Zilis stated that she met Musk while working at OpenAI as an informal advisor in 2016, and they had a "unique" romantic encounter. In 2017, she joined Tesla and Musk's brain implant company, Neuralink. In 2020, she joined the board of OpenAI. She became pregnant with Musk's children through IVF but did not disclose her ties to Musk to OpenAI until Business Insider reported them in 2022.

By December 2017, with negotiations over creating a for-profit entity stalled, Musk concluded that OpenAI was unlikely to build AGI and pivoted toward creating an AI lab at Tesla, according to an email sent to Zilis. Eddy displayed a draft FAQ document that Zilis had sent to a colleague at Tesla in 2017 regarding an event the company was hosting at the NeurIPS AI conference: "The purpose of this event is to share that Tesla is building a world-class AI lab (?) that will compete with companies like Google/DeepMind and Facebook AI Research."
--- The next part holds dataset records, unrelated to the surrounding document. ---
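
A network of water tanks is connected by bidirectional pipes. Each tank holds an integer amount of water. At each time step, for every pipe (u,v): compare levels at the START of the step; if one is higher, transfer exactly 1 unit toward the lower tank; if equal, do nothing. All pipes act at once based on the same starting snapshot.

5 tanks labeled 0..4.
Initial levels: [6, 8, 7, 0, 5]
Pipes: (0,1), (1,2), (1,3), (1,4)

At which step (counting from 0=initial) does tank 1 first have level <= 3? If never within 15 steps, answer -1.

Answer: 5

Derivation:
Step 1: flows [1->0,1->2,1->3,1->4] -> levels [7 4 8 1 6]
Step 2: flows [0->1,2->1,1->3,4->1] -> levels [6 6 7 2 5]
Step 3: flows [0=1,2->1,1->3,1->4] -> levels [6 5 6 3 6]
Step 4: flows [0->1,2->1,1->3,4->1] -> levels [5 7 5 4 5]
Step 5: flows [1->0,1->2,1->3,1->4] -> levels [6 3 6 5 6]
Tank 1 first reaches <=3 at step 5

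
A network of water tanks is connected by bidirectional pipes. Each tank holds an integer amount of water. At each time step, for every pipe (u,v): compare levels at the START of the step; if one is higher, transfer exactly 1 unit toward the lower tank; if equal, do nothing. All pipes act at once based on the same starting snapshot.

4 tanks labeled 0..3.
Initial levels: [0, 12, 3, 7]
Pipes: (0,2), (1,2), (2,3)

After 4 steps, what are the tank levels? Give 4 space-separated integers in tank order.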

Zilis told the jury that when Musk was still on the board of OpenAI, he attempted to recruit Altman to lead this potential AI lab. Musk had asked Andrej Karpathy, a research scientist from OpenAI whom he had recruited to work at Tesla, "to send a list of the best people from OpenAI to poach," according to a text message from Zilis.

"There’s little chance OpenAI will be a serious force if I focus on TeslaAI," Musk texted Zilis in 2018, just before leaving OpenAI. The Tesla AI lab never materialized.

Eddy asked Zilis who she was loyal to while working for both OpenAI and Musk. "I had an allegiance to the best outcome for AI for humanity," Zilis told the jury.

Next week, Ilya Sutskever and Microsoft CEO Satya Nadella will testify. Musk's and OpenAI's attorneys will present their closing arguments. The jury will begin deliberating the following week and will render an advisory verdict guiding the judge in his decision.